3NELLA FIRING ZONE 918


Firing Zone 918. Così l’esercito israeliano ha denominato l’area dove sorgono 12 villaggi palestinesi nelle colline a sud di Hebron. Una strada sterrata in pessime condizioni, piena di buchi e pietre appuntite, collega queste comunità alla città di Yatta, nel sud della Cisgiordania. Arriviamo a Jimba quando il sole è già alto e gli uomini del villaggio cercano un po’ di refrigerio nelle aule della scuola. Presto Jimba ed altri sette villaggi che si trovano all’interno dell’area di addestramento militare israeliana non ci saranno più.

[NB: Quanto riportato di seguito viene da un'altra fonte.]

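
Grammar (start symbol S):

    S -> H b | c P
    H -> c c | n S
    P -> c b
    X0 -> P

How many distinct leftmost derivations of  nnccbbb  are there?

2

Parse trees for nnccbbb:
  [S [H n [S [H n [S [H c c] b]] b]] b]
  [S [H n [S [H n [S c [P c b]]] b]] b]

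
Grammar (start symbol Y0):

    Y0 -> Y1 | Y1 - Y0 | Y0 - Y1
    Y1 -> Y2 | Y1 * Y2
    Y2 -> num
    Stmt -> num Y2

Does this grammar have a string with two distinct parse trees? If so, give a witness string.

Witness: num - num

Derivation 1: Y0 ⇒ Y1 - Y0 ⇒ Y2 - Y0 ⇒ num - Y0 ⇒ num - Y1 ⇒ num - Y2 ⇒ num - num
Derivation 2: Y0 ⇒ Y0 - Y1 ⇒ Y1 - Y1 ⇒ Y2 - Y1 ⇒ num - Y1 ⇒ num - Y2 ⇒ num - num

Two distinct leftmost derivations for the same string.

Ambiguous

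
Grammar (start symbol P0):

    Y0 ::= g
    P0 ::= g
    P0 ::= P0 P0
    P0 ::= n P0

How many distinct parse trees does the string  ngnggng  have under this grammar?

Parse trees for ngnggng (showing first 6 of 23):
  [P0 [P0 n [P0 g]] [P0 [P0 n [P0 g]] [P0 [P0 g] [P0 n [P0 g]]]]]
  [P0 [P0 n [P0 g]] [P0 [P0 [P0 n [P0 g]] [P0 g]] [P0 n [P0 g]]]]
  [P0 [P0 n [P0 g]] [P0 [P0 n [P0 [P0 g] [P0 g]]] [P0 n [P0 g]]]]
  [P0 [P0 n [P0 g]] [P0 n [P0 [P0 g] [P0 [P0 g] [P0 n [P0 g]]]]]]
  [P0 [P0 n [P0 g]] [P0 n [P0 [P0 [P0 g] [P0 g]] [P0 n [P0 g]]]]]
  [P0 [P0 [P0 n [P0 g]] [P0 n [P0 g]]] [P0 [P0 g] [P0 n [P0 g]]]]

23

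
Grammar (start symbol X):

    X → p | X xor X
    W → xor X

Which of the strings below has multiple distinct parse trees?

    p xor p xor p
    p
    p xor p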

“Questa è la mia terra, la terra dei miei nonni, dei miei avi” inizia a raccontare Ahmad, uno dei leader di Jimba. “Sono nato nel 1950 in una grotta del villaggio e dopo 21 anni, nel 1971, mi sono sposato. Nella stessa grotta”. La tanto temuta notizia è arrivata domenica 22 luglio: il ministro della difesa Ehud Barack ha informato la corte suprema israeliana che 8 dei 12 villaggi che si trovano all’interno della Firing Zone verranno demoliti per permettere all’esercito israeliano di compiere gli addestramenti militari. “Più di 1500 persone saranno costrette a trasferirsi nella città di Yatta. Questo è un piano politico: Israele vuole annettere quest’area molto vicina alla linea verde. Le esercitazioni militari sono solo una giustificazione” ha spiegato Shlomo, l’avvocato israeliano che sta seguendo il caso. “Ora ci rivolgeremo di nuovo alla corte, non è detto che perderemo ma sarà un caso molto molto difficile”.“Dove ce ne andremo?” Ahmad si stupisce per la domanda – Questa è la mia vita, questa è la mia terra. Qui sono nato e qui morirò”.